Nothing like the great outdoors—to spark controversy over Utah’s efforts to control federal lands.
The twice-annual outdoor industry trade show that brings an estimated $45 million to Utah each year is abandoning Salt Lake City as state lawmakers push against the new Bears Ears National Monument and pursue broader land-transfer policies.
After two decades in Salt Lake City, Outdoor Retailer announced Thursday that Utah will no longer be in the running to host the convention after its current contract runs out in 2018.
The announcement came just a few hours after Gov. Gary Herbert sought to calm the tension over the phone with the show’s retailers and leaders.
“We are doing the work necessary to procure an alternative location for Outdoor Retailer,” Marisa Nicholson, show director for Outdoor Retailer, said in a statement.
Convention organizers and leaders of Patagonia, Inc., REI and The North Face, said the state’s calls for more control over Utah’s public lands threaten their businesses. They fear Utah would open its vast outdoor playgrounds to drilling and mining if it gains oversight of millions of federally managed acres covering two-thirds of the state.
“It is important to our membership and to our bottom line,” Outdoor Industry Association Executive Director Amy Robert said, “that we partner with states and elected officials who share our views on the truly unique American value of public lands for the people and conserving our outdoor heritage for the next generation.”
But Herbert remains firm in his opposition to greater protections for the soaring Bears Ears buttes near Bluff and to federal management elsewhere in the state, so the Outdoor Industry Association will continue searching for a new home, Roberts said in a news release after the call.
The governor’s spokesman Paul Edwards said the conversation was frustrating and the governor offered to negotiate with the industry. But the groups maintained their ultimatum, asking for the state to immediately back off its opposition to Bears Ears.
“They did not want to have further discussions in that direction,” Edwards said.
Last week, Herbert said the executives have misunderstood him.
He said he wants to see the land remain open to a variety of uses, including energy development, and contends the state has poured millions of dollars into preserving mountains and mesas owned by the federal government.

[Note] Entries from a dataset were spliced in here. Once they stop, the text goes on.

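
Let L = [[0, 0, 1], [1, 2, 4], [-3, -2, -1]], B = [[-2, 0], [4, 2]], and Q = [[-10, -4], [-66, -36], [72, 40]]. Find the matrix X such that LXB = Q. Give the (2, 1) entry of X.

Left-multiply by L⁻¹ and right-multiply by B⁻¹: X = L⁻¹QB⁻¹.
L has determinant 4; L⁻¹ = [[3/2, -1/2, -1/2], [-11/4, 3/4, 1/4], [1, 0, 0]].
B has determinant -4; B⁻¹ = [[-1/2, 0], [1, 1/2]].
L⁻¹Q = [[-18, -8], [-4, -6], [-10, -4]].
X = (L⁻¹Q)B⁻¹ = [[1, -4], [-4, -3], [1, -2]].

-4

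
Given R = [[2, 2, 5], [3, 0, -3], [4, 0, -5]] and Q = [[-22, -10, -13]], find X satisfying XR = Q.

R is on the right of X, so right-multiply by R⁻¹: X = QR⁻¹.
R has determinant 6; R⁻¹ = [[0, 5/3, -1], [1/2, -5, 7/2], [0, 4/3, -1]].
X = QR⁻¹ = [[-22, -10, -13]] · [[0, 5/3, -1], [1/2, -5, 7/2], [0, 4/3, -1]] = [[-5, -4, 0]].

X = [[-5, -4, 0]]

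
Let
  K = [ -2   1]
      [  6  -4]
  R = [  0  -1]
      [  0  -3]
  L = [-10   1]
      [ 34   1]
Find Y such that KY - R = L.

Y = [[3, 1], [-4, 2]]

KY = L + R = [[-10, 0], [34, -2]].
Since K multiplies Y on the left, Y = K⁻¹(L + R).
K has determinant 2; K⁻¹ = [[-2, -1/2], [-3, -1]].
Y = K⁻¹(L + R) = [[3, 1], [-4, 2]].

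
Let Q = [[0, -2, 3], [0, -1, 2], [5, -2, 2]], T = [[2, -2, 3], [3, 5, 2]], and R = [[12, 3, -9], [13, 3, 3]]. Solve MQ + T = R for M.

MQ = R − T = [[10, 5, -12], [10, -2, 1]].
Q is on the right of M, so right-multiply by Q⁻¹: M = (R − T)Q⁻¹.
det Q = -5, so Q⁻¹ = [[-2/5, 2/5, 1/5], [-2, 3, 0], [-1, 2, 0]].
M = (R − T)Q⁻¹ = [[-2, -5, 2], [-1, 0, 2]].

M = [[-2, -5, 2], [-1, 0, 2]]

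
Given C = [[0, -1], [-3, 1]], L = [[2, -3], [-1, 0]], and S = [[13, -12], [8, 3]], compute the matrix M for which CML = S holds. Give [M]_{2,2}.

5

Left-multiply by C⁻¹ and right-multiply by L⁻¹: M = C⁻¹SL⁻¹.
det C = -3; the adjugate gives C⁻¹ = [[-1/3, -1/3], [-1, 0]].
L has determinant -3; L⁻¹ = [[0, -1], [-1/3, -2/3]].
C⁻¹S = [[-7, 3], [-13, 12]].
M = (C⁻¹S)L⁻¹ = [[-1, 5], [-4, 5]].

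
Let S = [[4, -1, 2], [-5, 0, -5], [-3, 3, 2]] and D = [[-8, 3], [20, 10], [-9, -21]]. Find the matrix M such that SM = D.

M = [[-1, 4], [-2, 1], [-3, -6]]

Left-multiplying both sides by S⁻¹ gives M = S⁻¹D.
det S = 5, so S⁻¹ = [[3, 8/5, 1], [5, 14/5, 2], [-3, -9/5, -1]].
M = S⁻¹D = [[3, 8/5, 1], [5, 14/5, 2], [-3, -9/5, -1]] · [[-8, 3], [20, 10], [-9, -21]] = [[-1, 4], [-2, 1], [-3, -6]].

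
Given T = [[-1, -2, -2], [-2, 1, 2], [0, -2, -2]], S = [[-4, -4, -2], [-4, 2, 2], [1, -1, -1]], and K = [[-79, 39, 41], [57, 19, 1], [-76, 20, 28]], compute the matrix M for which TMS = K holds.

M = [[3, -4, -1], [-1, -2, 1], [-1, -4, 5]]

M = T⁻¹KS⁻¹ (apply T⁻¹ on the left and S⁻¹ on the right).
det T = -2; the adjugate gives T⁻¹ = [[-1, 0, 1], [2, -1, -3], [-2, 1, 5/2]].
det S = 4, so S⁻¹ = [[0, -1/2, -1], [-1/2, 3/2, 4], [1/2, -2, -6]].
T⁻¹K = [[3, -19, -13], [13, -1, -3], [25, -9, -11]].
M = (T⁻¹K)S⁻¹ = [[3, -4, -1], [-1, -2, 1], [-1, -4, 5]].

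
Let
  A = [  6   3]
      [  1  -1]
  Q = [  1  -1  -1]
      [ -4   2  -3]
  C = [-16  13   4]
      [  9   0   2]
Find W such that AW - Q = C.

AW = C + Q = [[-15, 12, 3], [5, 2, -1]].
Left-multiplying both sides by A⁻¹ gives W = A⁻¹(C + Q).
det A = -9, so A⁻¹ = [[1/9, 1/3], [1/9, -2/3]].
W = A⁻¹(C + Q) = [[0, 2, 0], [-5, 0, 1]].

W = [[0, 2, 0], [-5, 0, 1]]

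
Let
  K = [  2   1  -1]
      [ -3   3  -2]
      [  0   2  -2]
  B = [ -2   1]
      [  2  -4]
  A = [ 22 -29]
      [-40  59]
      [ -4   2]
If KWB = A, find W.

W = [[-3, 3], [-4, -4], [-5, -4]]

Left-multiply by K⁻¹ and right-multiply by B⁻¹: W = K⁻¹AB⁻¹.
det K = -4, so K⁻¹ = [[1/2, 0, -1/4], [3/2, 1, -7/4], [3/2, 1, -9/4]].
det B = 6, so B⁻¹ = [[-2/3, -1/6], [-1/3, -1/3]].
K⁻¹A = [[12, -15], [0, 12], [2, 11]].
W = (K⁻¹A)B⁻¹ = [[-3, 3], [-4, -4], [-5, -4]].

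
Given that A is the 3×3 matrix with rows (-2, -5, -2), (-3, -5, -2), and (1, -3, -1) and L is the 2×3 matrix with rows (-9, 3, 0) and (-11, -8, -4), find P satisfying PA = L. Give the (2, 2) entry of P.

Right-multiplying both sides by A⁻¹ gives P = LA⁻¹.
A has determinant -1; A⁻¹ = [[1, -1, 0], [5, -4, -2], [-14, 11, 5]].
P = LA⁻¹ = [[-9, 3, 0], [-11, -8, -4]] · [[1, -1, 0], [5, -4, -2], [-14, 11, 5]] = [[6, -3, -6], [5, -1, -4]].

-1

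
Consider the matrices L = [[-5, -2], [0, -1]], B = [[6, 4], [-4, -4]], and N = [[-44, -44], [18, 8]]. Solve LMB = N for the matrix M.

Left-multiply by L⁻¹ and right-multiply by B⁻¹: M = L⁻¹NB⁻¹.
L has determinant 5; L⁻¹ = [[-1/5, 2/5], [0, -1]].
B has determinant -8; B⁻¹ = [[1/2, 1/2], [-1/2, -3/4]].
L⁻¹N = [[16, 12], [-18, -8]].
M = (L⁻¹N)B⁻¹ = [[2, -1], [-5, -3]].

M = [[2, -1], [-5, -3]]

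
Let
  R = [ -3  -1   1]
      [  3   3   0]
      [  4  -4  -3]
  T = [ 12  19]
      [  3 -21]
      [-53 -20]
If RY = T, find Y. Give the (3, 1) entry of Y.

3

Since R multiplies Y on the left, Y = R⁻¹T.
det R = -6; the adjugate gives R⁻¹ = [[3/2, 7/6, 1/2], [-3/2, -5/6, -1/2], [4, 8/3, 1]].
Y = R⁻¹T = [[3/2, 7/6, 1/2], [-3/2, -5/6, -1/2], [4, 8/3, 1]] · [[12, 19], [3, -21], [-53, -20]] = [[-5, -6], [6, -1], [3, 0]].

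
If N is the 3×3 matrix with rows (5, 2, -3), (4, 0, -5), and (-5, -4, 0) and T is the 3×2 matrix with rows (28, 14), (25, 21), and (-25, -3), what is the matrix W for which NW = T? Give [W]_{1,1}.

Since N multiplies W on the left, W = N⁻¹T.
N has determinant -2; N⁻¹ = [[10, -6, 5], [-25/2, 15/2, -13/2], [8, -5, 4]].
W = N⁻¹T = [[10, -6, 5], [-25/2, 15/2, -13/2], [8, -5, 4]] · [[28, 14], [25, 21], [-25, -3]] = [[5, -1], [0, 2], [-1, -5]].

5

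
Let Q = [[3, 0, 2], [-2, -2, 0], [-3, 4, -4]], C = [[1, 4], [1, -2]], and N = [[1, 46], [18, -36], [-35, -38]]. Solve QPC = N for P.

P = Q⁻¹NC⁻¹ (apply Q⁻¹ on the left and C⁻¹ on the right).
Q has determinant -4; Q⁻¹ = [[-2, -2, -1], [2, 3/2, 1], [7/2, 3, 3/2]].
C has determinant -6; C⁻¹ = [[1/3, 2/3], [1/6, -1/6]].
Q⁻¹N = [[-3, 18], [-6, 0], [5, -4]].
P = (Q⁻¹N)C⁻¹ = [[2, -5], [-2, -4], [1, 4]].

P = [[2, -5], [-2, -4], [1, 4]]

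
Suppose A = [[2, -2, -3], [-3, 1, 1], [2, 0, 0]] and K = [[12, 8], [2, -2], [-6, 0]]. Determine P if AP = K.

P = [[-3, 0], [-3, 2], [-4, -4]]

A is on the left of P, so left-multiply by A⁻¹: P = A⁻¹K.
A has determinant 2; A⁻¹ = [[0, 0, 1/2], [1, 3, 7/2], [-1, -2, -2]].
P = A⁻¹K = [[0, 0, 1/2], [1, 3, 7/2], [-1, -2, -2]] · [[12, 8], [2, -2], [-6, 0]] = [[-3, 0], [-3, 2], [-4, -4]].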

Outdoor Retailer organizers had already started requesting bids from other potential host cities after its fall 2018 show, they announced days after the Republican governor signed a legislative resolution urging President Donald Trump to undo the Bears Ears National Monument 300 miles south of Salt Lake City.
Also encouraging relocation, clothing company Patagonia said it would boycott the show as long as it remained in Utah.
“There's only one way to show support for public lands and the enormous economy they support in Utah and across the country: Don’t sell them to the highest bidder, keep them in the hands of the American people,” Corley Kenna, Patagonia director of communications, said in a statement.
Herbert had called Patagonia’s exit a “political ploy,” but said he was eager to sit down with retailers to smooth things over.
About 30 outdoors executives this week had sent a letter to Herbert and other Utah lawmakers, saying they also would urge the convention to relocate if the state did not back off the push against the monuments and a broader initiative to put federal lands in state control.
Herbert and other Utah officials have said the new federal land declared by former President Barack Obama is too big and treads into territory where local residents don’t want more protections for the 1.35 million acres surrounding Bears Ears. But a group of five Native American tribes fought for the monument for years, calling on the Obama Administration to protect the area rich in Navajo spirituality and ancient artifacts.